Edd Merritt, Contributing Editor
Congratulations to Rick Benson and his Little Garden Market who sold over 50 Valentine’s Day dinners to loving customers. Rick said he was so busy he barely had time to turn to the counter and take new orders. Thank goodness Valentine’s Day comes but once a year, eh Rick?
Congratulations to Dicey Manning whose story titled “It’s ridiculous” appeared in the Burlington Free Press of February 10. Responding to the word ridiculous, she writes of her friend’s silly behavior, which ranges from destroying everything in sight—shoes, sweatshirts, squirrels. At night he takes over her bed, and he gets more attention than either she or her sister. He’s the “king of the bed.” Oh, did I mention that he’s her dog?
Congratulations to Jordan Cannon who earned placement on the Columbia College (New York) Dean’s List for the fall 2016 school term. The Dean of the College congratulated Jordan and said that he, as Dean, was proud of Jordan’s academic achievements—“Roar, Lions Roar!”
Congratulations to CCS students who participated in the Scripps Spelling Bee and in the Grades 4-8 National Geographic Geography Bee. Ella Emmons was the School Spelling Bee Champion. Harry Evans took second place and Isabella Hackerman finished third. In the National Geographic contest, Brody Flynn was the School Champion, Patricia Hennessey, second and Henry Bushey third.
Sympathy is expressed to family and friends of Tony Perry of Colorado who passed away January 21 at the age of 79. He maintained a farm in Charlotte on which he raised buffalo as he oversaw the Perry Restaurant Group.
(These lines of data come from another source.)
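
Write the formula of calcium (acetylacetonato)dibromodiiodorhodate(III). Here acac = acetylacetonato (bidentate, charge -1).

Ca[Rh(acac)Br2I2]

Ligands: 1 acetylacetonato (acac, -1), 2 iodo (I, -1), 2 bromo (Br, -1). Ligand charge sum = -5.
Charge balance with calcium (+2) requires 1 complex ion per 1 calcium.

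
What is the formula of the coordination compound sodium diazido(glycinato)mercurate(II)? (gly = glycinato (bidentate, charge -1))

Ligands: 2 azido (N3, -1), 1 glycinato (gly, -1). Ligand charge sum = -3.
With Hg in oxidation state +2, the complex ion is [Hg...]^1−.
Charge balance with sodium (+1) requires 1 complex ion per 1 sodium.

Na[Hg(gly)(N3)2]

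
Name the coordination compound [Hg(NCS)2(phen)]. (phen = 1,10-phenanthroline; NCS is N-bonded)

diisothiocyanato(1,10-phenanthroline)mercury(II)

There is no counter-ion, so the complex is neutral overall.
Ligand charges: 1×1,10-phenanthroline (neutral), 2×isothiocyanato (-1 each); total -2. So Hg + (-2) = 0, giving Hg = +2.
Ligands are named alphabetically: isothiocyanato before phenanthroline.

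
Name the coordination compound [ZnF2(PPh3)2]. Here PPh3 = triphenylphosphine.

difluorobis(triphenylphosphine)zinc(II)

There is no counter-ion, so the complex is neutral overall.
Ligand charges: 2×triphenylphosphine (neutral), 2×fluoro (-1 each); total -2. So Zn + (-2) = 0, giving Zn = +2.
Ligands are named alphabetically: fluoro before triphenylphosphine.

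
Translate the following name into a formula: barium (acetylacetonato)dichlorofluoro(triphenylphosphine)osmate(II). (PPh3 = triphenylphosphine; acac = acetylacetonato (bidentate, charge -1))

Ligands: 2 chloro (Cl, -1), 1 triphenylphosphine (PPh3, neutral), 1 fluoro (F, -1), 1 acetylacetonato (acac, -1). Ligand charge sum = -4.
Charge balance with barium (+2) requires 1 complex ion per 1 barium.

Ba[Os(acac)Cl2F(PPh3)]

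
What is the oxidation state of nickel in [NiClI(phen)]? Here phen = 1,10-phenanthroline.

No counter-ion: the bracketed complex is neutral.
Ligand charges: 1×phen neutral; 1×Cl = -1; 1×I = -1; sum -2.
Ni + (-2) = 0 ⇒ Ni is +2.

+2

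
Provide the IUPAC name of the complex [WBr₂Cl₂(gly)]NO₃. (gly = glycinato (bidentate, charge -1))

dibromodichloro(glycinato)tungsten(VI) nitrate

The 1 nitrate counter-ion carries a total charge of -1, so each complex ion is 1+.
Ligand charges: 2×chloro (-1 each), 2×bromo (-1 each), 1×glycinato (-1 each); total -5. So W + (-5) = 1+, giving W = +6.
Ligands are named alphabetically: bromo before chloro before glycinato.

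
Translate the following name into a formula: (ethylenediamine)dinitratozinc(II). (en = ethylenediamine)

[Zn(en)(NO3)2]

Ligands: 2 nitrato (NO3, -1), 1 ethylenediamine (en, neutral). Ligand charge sum = -2.
With Zn in oxidation state +2, the complex ion is [Zn...].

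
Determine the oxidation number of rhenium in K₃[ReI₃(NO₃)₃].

+3

3 potassium outside the brackets (+1 each) → the complex ion is 3−.
Ligand charges: 3×I = -3; 3×NO3 = -3; sum -6.
Re + (-6) = 3− ⇒ Re is +3.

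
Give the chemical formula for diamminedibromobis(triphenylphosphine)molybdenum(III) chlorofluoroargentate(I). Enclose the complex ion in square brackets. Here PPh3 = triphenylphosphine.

[MoBr2(NH3)2(PPh3)2][AgClF]

Cation [Mo…]: ligand charges -2, Mo(III) ⇒ ion charge 1+.
Anion [Ag…]: ligand charges -2, Ag(I) ⇒ ion charge 1−.
One 1+ cation balances one 1− anion.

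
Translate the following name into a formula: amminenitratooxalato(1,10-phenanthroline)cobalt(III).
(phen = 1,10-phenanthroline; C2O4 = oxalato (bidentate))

[Co(C2O4)(NH3)(NO3)(phen)]

Ligands: 1 nitrato (NO3, -1), 1 ammine (NH3, neutral), 1 1,10-phenanthroline (phen, neutral), 1 oxalato (C2O4, -2). Ligand charge sum = -3.
With Co in oxidation state +3, the complex ion is [Co...].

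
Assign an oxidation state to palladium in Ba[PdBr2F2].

1 barium outside the brackets (+2 each) → the complex ion is 2−.
Ligand charges: 2×F = -2; 2×Br = -2; sum -4.
Pd + (-4) = 2− ⇒ Pd is +2.

+2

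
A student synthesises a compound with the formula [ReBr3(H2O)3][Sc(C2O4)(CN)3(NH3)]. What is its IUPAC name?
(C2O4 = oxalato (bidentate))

triaquatribromorhenium(V) amminetricyanooxalatoscandate(III)

Both ions are complex: the cation is named first with the plain metal name, the anion second with the -ate form; each ion's ligands are alphabetised independently.
Scandium is always +3 in its complexes; the anion's ligand charges sum to -5, so the complex anion is 2−.
A 1:1 salt means the cation carries the equal and opposite charge, 2+.
Cation: ligand charges sum to -3; for the ion to be 2+, Re = +5.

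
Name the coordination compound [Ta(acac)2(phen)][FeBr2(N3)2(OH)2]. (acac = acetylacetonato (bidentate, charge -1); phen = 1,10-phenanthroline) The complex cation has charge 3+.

bis(acetylacetonato)(1,10-phenanthroline)tantalum(V) diazidodibromodihydroxoferrate(III)

The complex cation is given as 3+; its ligand charges sum to -2, so Ta = +5.
A 1:1 salt means the anion carries the equal and opposite charge, 3−.
Anion: ligand charges sum to -6; for the ion to be 3−, Fe = +3.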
The family will host a gathering in his memory at the Shelburne Farms Coach Barn June 4.
Sympathy is expressed to James Patrick Mahoney, Jr. of Gainesville, Florida, who passed away February 10 at the age of 70. His surviving family includes his brother Sean and Sean’s partner Sara Bridgman of Charlotte. The family asks that those wishing to remember him through a donation consider one to a charity of choice.
Psychologist Tom Powell speaks of inmate segregation
The February 19 Burlington Free Press ran a lead article on segregation of inmates who show dangerous mental health tendencies. Charlotte psychologist Tom Powell was quoted at length about his knowledge of such segregation. Now with Vermont Forensic Assessment and formerly with the state Department of Corrections, Powell said that he worked to develop policies for inmates with mental health issues, and that if they were segregated for relatively short periods of time (often less than a week) they do not develop harmful behavior. He is quoted as saying that if the segregation term stretches on, the inmate can enter into “a twilight experience,” and that’s where he begins to worry. At that point, he says, the Department of Corrections may face a shortage of beds or a time lag in going through a court process to get hospitalization. Other states have dealt with the problem by having hospitals being run by corrections and mental-health groups simultaneously.